Wie bei allen vernünftigen Dingen, stellt ein deutscher Autor erst einmal die Frage nach der Vergangenheit. Was ist eine Hymne? Sie leitet sich von „Hymnus“ ab, wobei damit im Griechischen eine Sammelbezeichnung gemeint ist, die allerlei Dichtungen und Gesänge umfasst, die zumindest in späterer Zeit nur noch im Sakralbereich verwendet wurden. Die Herkunft des Wortes ist nicht gewiss, nicht unwahrscheinlich ist der Zusammenhang mit dem Hochzeitsgott, wobei aus Anlass einer Vermählung im antiken Griechenland gerne Feste gefeiert wurden, trotz der relativ geringen Einschätzung der Frau in der griechischen Gesellschaft.

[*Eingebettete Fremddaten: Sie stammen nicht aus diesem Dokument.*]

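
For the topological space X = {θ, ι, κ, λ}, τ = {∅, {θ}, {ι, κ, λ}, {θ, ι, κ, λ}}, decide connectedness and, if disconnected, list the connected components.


(X, τ) is disconnected; components = [{θ}, {ι, κ, λ}].

Find clopen sets (U ∈ τ with X ∖ U ∈ τ):
  U = ∅, X ∖ U = {θ, ι, κ, λ} — both open, so U is clopen.
  U = {θ}, X ∖ U = {ι, κ, λ} — both open, so U is clopen.
  U = {ι, κ, λ}, X ∖ U = {θ} — both open, so U is clopen.
  U = {θ, ι, κ, λ}, X ∖ U = ∅ — both open, so U is clopen.
Nontrivial clopen(s) exist: e.g. {θ}. So (X, τ) is disconnected.
Compute connected components by grouping points that agree on all clopens:
  component: {θ}
  component: {ι, κ, λ}


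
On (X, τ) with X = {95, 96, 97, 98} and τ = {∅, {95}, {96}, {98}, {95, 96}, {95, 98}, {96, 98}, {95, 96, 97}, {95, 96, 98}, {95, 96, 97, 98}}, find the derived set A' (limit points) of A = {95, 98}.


A' = {97}

For each x ∈ X, list the open sets U ∈ τ with x ∈ U, then check whether U ∩ (A ∖ {x}) ≠ ∅ for every such U.
  x = 95: open {95} ∋ x has {95} ∩ (A ∖ {95}) = ∅, so x is NOT a limit point.
  x = 96: open {96} ∋ x has {96} ∩ (A ∖ {96}) = ∅, so x is NOT a limit point.
  x = 97: opens ∋ x are {95, 96, 97}, {95, 96, 97, 98}; each meets A ∖ {97}, so x IS a limit point.
  x = 98: open {98} ∋ x has {98} ∩ (A ∖ {98}) = ∅, so x is NOT a limit point.
Collecting: A' = {97}.


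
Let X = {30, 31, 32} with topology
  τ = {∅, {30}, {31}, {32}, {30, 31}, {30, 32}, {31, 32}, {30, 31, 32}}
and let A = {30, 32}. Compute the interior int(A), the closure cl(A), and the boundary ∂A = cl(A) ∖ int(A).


int(A) = {30, 32}, cl(A) = {30, 32}, ∂A = ∅.

Closed sets in (X, τ) are complements of opens:
  closed(X, τ) = {∅, {30}, {31}, {32}, {30, 31}, {30, 32}, {31, 32}, {30, 31, 32}}.
int(A) = ⋃ {U ∈ τ : U ⊆ A}. Opens contained in A: ∅, {30}, {32}, {30, 32}.
Taking the union of these: int(A) = {30, 32}.
cl(A) = ⋂ {C closed : A ⊆ C}. Closed sets containing A: {30, 32}, {30, 31, 32}.
Intersecting these: cl(A) = {30, 32}.
∂A = cl(A) ∖ int(A) = {30, 32} ∖ {30, 32} = ∅.


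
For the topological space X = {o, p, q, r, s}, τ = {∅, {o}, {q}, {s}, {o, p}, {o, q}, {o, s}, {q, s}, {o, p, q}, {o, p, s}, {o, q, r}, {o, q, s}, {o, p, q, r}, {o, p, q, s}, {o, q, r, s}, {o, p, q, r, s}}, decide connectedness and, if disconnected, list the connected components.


(X, τ) is disconnected; components = [{s}, {o, p, q, r}].

Find clopen sets (U ∈ τ with X ∖ U ∈ τ):
  U = ∅, X ∖ U = {o, p, q, r, s} — both open, so U is clopen.
  U = {s}, X ∖ U = {o, p, q, r} — both open, so U is clopen.
  U = {o, p, q, r}, X ∖ U = {s} — both open, so U is clopen.
  U = {o, p, q, r, s}, X ∖ U = ∅ — both open, so U is clopen.
Nontrivial clopen(s) exist: e.g. {s}. So (X, τ) is disconnected.
Compute connected components by grouping points that agree on all clopens:
  component: {s}
  component: {o, p, q, r}


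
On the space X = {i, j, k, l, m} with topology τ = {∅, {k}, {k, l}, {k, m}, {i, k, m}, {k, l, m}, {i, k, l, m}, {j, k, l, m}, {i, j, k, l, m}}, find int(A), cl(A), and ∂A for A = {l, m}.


int(A) = ∅, cl(A) = {i, j, l, m}, ∂A = {i, j, l, m}.

Closed sets in (X, τ) are complements of opens:
  closed(X, τ) = {∅, {i}, {j}, {i, j}, {j, l}, {i, j, l}, {i, j, m}, {i, j, l, m}, {i, j, k, l, m}}.
int(A) = ⋃ {U ∈ τ : U ⊆ A}. Opens contained in A: ∅.
Taking the union of these: int(A) = ∅.
cl(A) = ⋂ {C closed : A ⊆ C}. Closed sets containing A: {i, j, l, m}, {i, j, k, l, m}.
Intersecting these: cl(A) = {i, j, l, m}.
∂A = cl(A) ∖ int(A) = {i, j, l, m} ∖ ∅ = {i, j, l, m}.


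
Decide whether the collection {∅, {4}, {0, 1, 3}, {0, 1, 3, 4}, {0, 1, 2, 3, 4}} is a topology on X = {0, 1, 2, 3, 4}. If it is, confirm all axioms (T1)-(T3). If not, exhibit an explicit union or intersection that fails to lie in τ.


τ IS a topology on X.

Axiom (T1): ∅ ∈ τ? Yes; X ∈ τ? Yes.
Axiom (T2/T3): check pairwise unions and intersections of members of τ.
All pairwise intersections and unions checked — each lies in τ. Therefore τ satisfies (T1), (T2), (T3): it IS a topology on X.


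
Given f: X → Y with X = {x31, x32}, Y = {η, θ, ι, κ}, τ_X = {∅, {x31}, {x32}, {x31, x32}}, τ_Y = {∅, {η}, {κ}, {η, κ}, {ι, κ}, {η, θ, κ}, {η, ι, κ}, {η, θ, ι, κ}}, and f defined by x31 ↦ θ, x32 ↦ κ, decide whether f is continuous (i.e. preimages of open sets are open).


f IS continuous.

Compute f^{-1}(U) for each U ∈ τ_Y:
  U = ∅: f^{-1}(U) = ∅ ∈ τ_X ✓.
  U = {η}: f^{-1}(U) = ∅ ∈ τ_X ✓.
  U = {κ}: f^{-1}(U) = {x32} ∈ τ_X ✓.
  U = {η, κ}: f^{-1}(U) = {x32} ∈ τ_X ✓.
  U = {ι, κ}: f^{-1}(U) = {x32} ∈ τ_X ✓.
  U = {η, θ, κ}: f^{-1}(U) = {x31, x32} ∈ τ_X ✓.
  U = {η, ι, κ}: f^{-1}(U) = {x32} ∈ τ_X ✓.
  U = {η, θ, ι, κ}: f^{-1}(U) = {x31, x32} ∈ τ_X ✓.
Every preimage lies in τ_X, so f IS continuous.


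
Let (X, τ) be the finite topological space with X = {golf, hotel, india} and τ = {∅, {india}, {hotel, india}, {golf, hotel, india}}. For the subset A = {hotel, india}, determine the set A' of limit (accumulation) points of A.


A' = {golf, hotel}

For each x ∈ X, list the open sets U ∈ τ with x ∈ U, then check whether U ∩ (A ∖ {x}) ≠ ∅ for every such U.
  x = golf: opens ∋ x are {golf, hotel, india}; each meets A ∖ {golf}, so x IS a limit point.
  x = hotel: opens ∋ x are {hotel, india}, {golf, hotel, india}; each meets A ∖ {hotel}, so x IS a limit point.
  x = india: open {india} ∋ x has {india} ∩ (A ∖ {india}) = ∅, so x is NOT a limit point.
Collecting: A' = {golf, hotel}.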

Der Name des Hochzeitgottes ist Hymenaios, der uns noch über die membrana virginalis, dem Jungfernhäutchen, bekannt ist, das üblicherweise damals dem Fest zum Opfer fiel. Von dem fröhlichen Gesang, der sicherlich zu Schreittänzen oder ähnlichen Bewegungen gesungen wurde, entwickelte sich also zunehmend ein Lied, was im sakralen Kult gebraucht wurde. Am bekanntesten sind aus der griechischen Literatur die sogenannten homerischen Hymnen, die – nicht von Homer stammend – in preisender, also hymnischer Weise die Götter des Olymp besingen.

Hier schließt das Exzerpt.